Market Overview: FTSE 100 Futures
The FTSE futures market last week was a FTSE 100 bull inside bar closing on its high. With a tight trading range above we should reach that magnet before traders decide. The bulls see trend resumption up from support at the 100-week moving average. The bears see consecutive big bear bars closing on their lows. Because it’s a trading range it never looks bearish until the bottom, nor bullish until it reaches the top. This forces traders to do the opposite of what they should be doing to make money – buy low sell high and scalp (BLSHS.)
FTSE 100 Futures
The Weekly FTSE chart

- The FTSE 100 futures market last week was a bull inside bar closing on its high so we might gap up on Monday.
- For the bulls it’s a possible higher low major trend reversal up from June. It’s a micro double bottom (Micro DB) with the tails below last week. But it’s an inside bar which means a tight trading range and breakout mode either way.
- They see the 7-bar micro channel and expected the first reversal to be minor.
- The bulls also see a trend resumption with support here at the 100-week moving average (MA.)
- They want a bull follow-through bar, preferably big and closing above its midpoint. It will be a High 1 if we trade above it next week.
- But the problem is location, in the middle of a 6-month trading range and after two consecutive strong bear bars is a bad buy signal.
- The bears see those consecutive big bear bars closing on or near their lows and believe we are always in short.
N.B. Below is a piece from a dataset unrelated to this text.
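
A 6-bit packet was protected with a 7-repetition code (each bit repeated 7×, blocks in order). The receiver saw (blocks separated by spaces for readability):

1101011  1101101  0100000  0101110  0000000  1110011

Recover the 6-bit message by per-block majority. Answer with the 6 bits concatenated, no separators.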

The tail 2 weeks ago made it more difficult to sell but they will look to sell a High 1.
- How can the High 1 be a buy and sell signal – because it’s a trading range, where the probability is at best 50/50. So the math would be better to buy low and sell high and scalp (BLSHS.)
- The bears see a lower high major trend, reversal with June and April.
- The tight trading range from May is a magnet and we have been oscillating around it for months and might continue to do so while traders decide where the new range should be.
- After a 2-year bull trend, traders expected a trading range before a continuation or bear trend, which explains why even with strong bear bars into the lows of the range there was no follow-through and they became sell climaxes.
- If you had to be in, better to be short or flat but traders might exit above last week and look to short again.
The Daily FTSE chart

- The FTSE 100 futures was a bull surprise bar closing on it’s high so we might gap up on Monday.
- For the bulls it was a wedge bottom and higher low major trend reversal in July and we are testing the breakout point. It’s a deep pullback after a 25-bar small pullback bull trend and they expected two legs sideways to down.
- It’s a bull inside bar on the weekly which is breakout mode and 50/50 either way.
- Unfortunately for the bulls, it could be a 2nd leg trap. The 2nd leg trap happens when bears stop selling low and the market races up and traps bulls into buying too high in the range. No one is willing to buy above and without follow-through, it reverses down climatically.
- The bears see a bear spike and expect a channel to form here around the moving average. It’s above the midpoint of the trading range so the math is better for selling.
- Thursday was a bull doji, which is a bad buy signal, so we should test back down to the high next week.
- But Friday, a big bull bar closing on its high was surprisingly big, so it’s not a good sell signal, Monday might go sideways while traders decide.
- The spike down over 4 days was so strong and this reversal might create enough short-covering to get back up to the bull bar at the moving average.
- Most traders should avoid trading in the middle of a range where reversals are common and you have to do the opposite of what is appearing. Buying bear bars and selling bull bars.
- Better to be long or flat, nothing to sell yet until there is a Low 1 or Low 2.